The focus was on his post hit material, from the nineties on. Oh, he
played about a track from each of those early albums, but there was more
material from "I’m Alive", "Looking East" and "Naked Ride Home". And,
not the obvious tracks either. Who’d expect twelve years later Jackson
would fire up "Culver Moon"?
But he did. Prefacing it with a story about Culver City. How in the
rest of the country they didn’t quite understand what he was saying.
Yes, it was a hometown crowd. And we loved it. Jackson telling us one
number was composed on the bike path and at that icy snowboarding hill at
the edge of the Valley. How "Live Nude Cabaret" was inspired by that
place on Pico. How many times have I driven by that? THOUSANDS?

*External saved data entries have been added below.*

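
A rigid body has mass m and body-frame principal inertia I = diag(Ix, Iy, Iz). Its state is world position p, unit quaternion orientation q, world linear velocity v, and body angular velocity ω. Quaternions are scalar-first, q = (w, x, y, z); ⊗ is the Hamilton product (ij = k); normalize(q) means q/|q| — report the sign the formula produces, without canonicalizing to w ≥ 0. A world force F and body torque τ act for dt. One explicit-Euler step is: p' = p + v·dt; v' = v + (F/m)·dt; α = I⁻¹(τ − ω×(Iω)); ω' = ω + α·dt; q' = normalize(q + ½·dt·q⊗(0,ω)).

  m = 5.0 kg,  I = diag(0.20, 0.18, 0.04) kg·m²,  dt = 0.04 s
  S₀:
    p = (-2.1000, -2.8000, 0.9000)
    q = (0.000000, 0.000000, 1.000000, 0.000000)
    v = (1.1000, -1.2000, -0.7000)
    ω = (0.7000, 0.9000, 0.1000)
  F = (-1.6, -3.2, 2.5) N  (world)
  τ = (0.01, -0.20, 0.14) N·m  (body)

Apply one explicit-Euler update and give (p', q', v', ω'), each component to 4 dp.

angular accel α = (0.1130, -1.1733, 3.8150)
ω + α·dt = (0.7045, 0.8531, 0.2526)
q⊗(0,ω) = (-0.9000000, 0.1000000, 0.0000000, -0.7000000)
q + ½dt·q⊗(0,ω), renormalized = (-0.0180, 0.0020, 0.9997, -0.0140)
a = (-0.3200, -0.6400, 0.5000)
new position p' = (-2.0560, -2.8480, 0.8720)
v' = v + a·dt = (1.0872, -1.2256, -0.6800)

p' = (-2.0560, -2.8480, 0.8720)
q' = (-0.0180, 0.0020, 0.9997, -0.0140)
v' = (1.0872, -1.2256, -0.6800)
ω' = (0.7045, 0.8531, 0.2526)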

It was like the seventies. Coming to L.A. and finding out there truly
was an El Monte Legion Stadium. That all those references in Frank Zappa
and Firesign Theatre records were real.
They applauded the playing. They exclaimed for the backup singers. They
hooted for the political numbers.
The audience was supposed to be dead. They were supposed to talk and go
for a drink during the eight new songs. They weren’t supposed to even
know the album tracks, never mind enthusiastically appreciate them. It
gave me hope.
Because this is exactly how it started out. There won’t be a review in
the paper. There won’t be footage on "Entertainment Tonight". TMZ
didn’t send a crew. The show was only for the people who were there.
Swooning when Jackson played "Fountain Of Sorrow", immediately jumping to
their feet when he did "The Pretender". This show was more alive than
the productions of those topping the hit parade. There was a soulful
quality. The audience was engaged. It wasn’t about the backdrop, there
was no dancing. It was about the music. And it hasn’t been about the
music for such a long time. But those in attendance, they remember.
They still believe. Jackson Browne may not have a record deal, but he’s
got an audience. And the latter is much more important.